Helping with Adventurer Party Management

Episode 682: Reconnaissance Operations

About that night.

"What do you say, those guys?"

"Well, it's worth the planting. At least you're going to have guts."

You don't cry out in anger with Kirik's unexpected face.

Speaking of ten or so, my real age is only in elementary school, and I would have cried out when I was a kid.

"And then, I guess it was a good idea to let you eat. Your health has continued."

I was trained by Kilik for one drink in the afternoon.

It's something that surprises me that I'm unexpectedly training in systemic formats, starting with standing upright in the room, albeit big, and making a big voice out of the bottom of my belly.

"Is that training for the Sword Tooth Corps?

"Right. It's hard to get a voice through when it's on the battlefield, so being able to have a big voice is an essential skill for us. We won't be talking about soldier fights until we can do mass fights. You work with the sword shield soldiers to punch in axe spears, or the crossbowmen notify you of loading times, and you speak out anyway. Otherwise, you'll cut and shoot your allies."

Indeed, training and communication would be essential for a group to move organically, like the Swordtooth Corps.

Even in Hollywood films and other occasions, soldiers were even yelling at each other for a reason.

"After that, the captain and the deputy captain had a long time to go. A missionary order is the eyes and ears of a regiment. If you look at the type and number of monsters incorrectly, it can lead to injury or death to the members of the crew. Did you count what you saw, put it in words, or paint something?"

Somehow, I laugh when I imagine Kilik circling his back and writing pictures on the ground, etc.

"No, it's not funny. And those kids, they have guts, but they can't write. I don't have a problem right now, but I'll have a problem in the future."

"The future..."

I guess I would need to teach my kids how to write.

But the human resources spent on such things are not in this territory.

"I'm supposed to be in church, and I guess I should soothe the kids I can"

"Right. I was, too, that mouth. Church people, if they can afford priests, gather their children to teach them about simple letters and numbers. It's just going to be hard for the church today."

As Paperino says, it's a state where many earned peasants are asleep in the church.

I try to reward the women and clean them regularly, but living in a group would be a lot of trouble.

Those from multiple villages also seem to have factions, and it is not difficult to imagine that church priests would be swung around to take care of such arbitrations.

"Plus, if the lines involved in the printing industry calm down, we'll need to go back to the city in a few months. As soon as I started teaching, then, if I left, the trust I built would be ruined."

Education is about continuity.
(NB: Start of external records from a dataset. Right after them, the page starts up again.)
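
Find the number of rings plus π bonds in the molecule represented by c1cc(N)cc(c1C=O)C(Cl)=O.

6

Molecular formula from the SMILES: C8H6ClNO2.
DoU = (2C + 2 + N − H − X)/2 = (2·8 + 2 + 1 − 6 − 1)/2 = 12/2 = 6.
(Structurally: 1 ring(s) + 5 π bond(s) = 6.)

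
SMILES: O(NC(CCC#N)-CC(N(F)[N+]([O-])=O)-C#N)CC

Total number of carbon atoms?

9

The symbol for carbon appears 9 times in the SMILES.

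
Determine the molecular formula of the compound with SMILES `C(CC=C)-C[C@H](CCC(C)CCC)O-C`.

Heavy atoms from the SMILES: 14 C, 1 O.
Implicit hydrogens by atom environment:
  8 × C: 2 H each → 16
  3 × C: 3 H each → 9
  3 × C: 1 H each → 3
  1 × O: no H
  Total hydrogens = 28.
Molecular formula: C14H28O

C14H28O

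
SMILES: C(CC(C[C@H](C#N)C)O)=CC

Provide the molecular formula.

C9H15NO

Heavy atoms from the SMILES: 9 C, 1 N, 1 O.
Implicit hydrogens by atom environment:
  4 × C: 1 H each → 4
  2 × C: 3 H each → 6
  2 × C: 2 H each → 4
  1 × C: no H
  1 × N: no H
  1 × O: 1 H
  Total hydrogens = 15.
Molecular formula: C9H15NO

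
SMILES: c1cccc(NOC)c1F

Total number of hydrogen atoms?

8

Hydrogens are implicit in SMILES; fill each atom to its normal valence:
  4 × C (aromatic): 1 H each → 4
  2 × C (aromatic): no H
  1 × C: 3 H
  1 × F: no H
  1 × N: 1 H
  1 × O: no H
  Total hydrogens = 8.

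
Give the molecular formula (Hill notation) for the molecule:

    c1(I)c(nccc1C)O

C6H6INO

Heavy atoms from the SMILES: 6 C, 1 I, 1 N, 1 O.
Implicit hydrogens by atom environment:
  3 × C (aromatic): no H
  2 × C (aromatic): 1 H each → 2
  1 × C: 3 H
  1 × I: no H
  1 × N (aromatic): no H
  1 × O: 1 H
  Total hydrogens = 6.
Molecular formula: C6H6INO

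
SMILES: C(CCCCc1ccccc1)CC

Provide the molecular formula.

Heavy atoms from the SMILES: 13 C.
Implicit hydrogens by atom environment:
  6 × C: 2 H each → 12
  5 × C (aromatic): 1 H each → 5
  1 × C: 3 H
  1 × C (aromatic): no H
  Total hydrogens = 20.
Molecular formula: C13H20

C13H20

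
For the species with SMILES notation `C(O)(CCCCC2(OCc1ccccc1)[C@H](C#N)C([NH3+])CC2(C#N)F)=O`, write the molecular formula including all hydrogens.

Heavy atoms from the SMILES: 19 C, 1 F, 3 N, 3 O.
Implicit hydrogens by atom environment:
  6 × C: 2 H each → 12
  5 × C (aromatic): 1 H each → 5
  5 × C: no H
  2 × C: 1 H each → 2
  2 × N: no H
  2 × O: no H
  1 × C (aromatic): no H
  1 × F: no H
  1 × N (charge +1): 3 H
  1 × O: 1 H
  Total hydrogens = 23.
Net charge +1.
Molecular formula: C19H23FN3O3+

C19H23FN3O3+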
Instead of doing it halfway without thinking about it, I want to think about it properly and move on.

"Besides, it's important to be able to eat first. You won't get what we're saying until you're bloated."

With that said, Paperino nods with a dark face, too.

Sometimes the importance of investment in education, such as rice mounds, is said, but only if there is a consensus in society on the importance of education and there is an active destination for the trained human resources.

Of course, we need as many educated people to expand our forthcoming territorial development and shoe workshops, but I can't tell the villagers in our territory today that that's understood.

I have just preached the importance of education, and it will only show that your nobility has begun the journey.

If that's how the parents feel, the child will just go through in law.

Then I'm in trouble.

"But what do you want to do? I can't write, besides I don't even know about the village. Do they work as messengers?

I have a few ideas for ideas, but I would like Kilik to do another good job as a commander, so I dare ask.

"Kirik, what would you do if you were captain of the regiment?

"The captain's a little... he's like a god."

Kilik answers as he scratches his nose head with his fingers.

True, Jilboa wasn't appropriate as an example.

We need to take a few more ordinary people as an example.

"In short, suppose Kilik is the commander and the soldier in hand, only those three children. The battlefield is this village."

If it can be compared to the battlefield, it seems that Kirik also has something to work with.

Kilik's wild appearance revives confident measures.

"I see, it's a reconnaissance first. If you're on a battlefield that won't die, you're just right to train the chicks."

I started ringing my fingers, and so on, so I just had a little sympathy for the kids to be trained from tomorrow.